More than 300 housemounds were identified and mapped through field survey in the Periphery Zone surrounding the center, and about a quarter of these were test excavated. The latter provide evidence to document settlement patterns, and population changes, over time at Pacbitun. Slightly more than half of these elevated knolls were stand alone, isolated, mounds. The rest were found clustered in residential patio groups (plazuelas), typically with three mounds. Ranging in size from about 1–2 m tall, these mounds (following excavation) were shown to be primarily earth and stone residential platforms for perishable houses of the common Maya. Many had typical household refuse associated with them, including remains of manos and metates, broken stone tools (chert and obsidian), and coarse, household pottery. Some also contained humble, common graves within them, placed by the Maya below house floors of dirt or plaster. The majority of the housemounds were clustered (in number and density) within 250 m of the center of the site, but some mounds have been identified as much as 3-5 kilometers away.

== Mortuary customs ==
Burials at the site show clear mortuary traditions linked to other sites of the Belize River Valley. The vast majority of the identified burials contained individuals lying in an extended position, on their backs (supine), with heads to the south.

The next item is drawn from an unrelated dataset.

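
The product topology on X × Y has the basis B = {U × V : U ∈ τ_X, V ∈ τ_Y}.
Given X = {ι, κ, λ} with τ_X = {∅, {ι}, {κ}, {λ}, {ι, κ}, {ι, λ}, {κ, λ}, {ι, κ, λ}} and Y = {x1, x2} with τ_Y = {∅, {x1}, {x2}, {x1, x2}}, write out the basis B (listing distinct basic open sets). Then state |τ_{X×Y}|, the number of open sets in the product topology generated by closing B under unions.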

This burial pattern is well documented at neighboring Valley sites. Among the site elite, Pacbitun exhibited a surprising number of burials with a male and female pair. There were also several interments of sacrificial victims (both adults and children). Mortuary offerings for commoners were simple, and limited in quantity, while elite graves (crypts and one tomb) included a wide array of items, including many exotics, like jade jewelry, marine shell ornaments, eccentric flints, painted, polychrome pottery, slate items, and even musical instruments. The latter are relatively rare finds at most Maya sites and included, at Pacbitun ceramic ocarinas, effigy whistles, rattles (or maracas), flutes, and even a pottery hand drum. Most of the instruments were recovered from burials containing elite Maya women, or individuals of sub-elite status residing in the Core Zone during the last part of the Classic period.

== Craft production ==
In addition to evidence at Pacbitun from the Preclassic period for shell ornament production, a Late Classic period slate workshop has been identified, attached (literally and figuratively) to the royal court zone of Plaza B. Quantities of worked, marine shell refuse, and a granite groundstone tool workshop for the production of manos and metates, have been found in the Periphery Zone of Pacbitun, also dating to the Late Classic. All these suggest that the site was involved, for centuries, in a range of craft production as well as import and export activities.

Pacbitun was abandoned by about 900 CE, for reasons that remain unclear, but which surely were connected to the widespread abandonment of dozens of other, major centers of the Southern Lowlands at this time, as part of a phenomenon known as the Classic Maya collapse.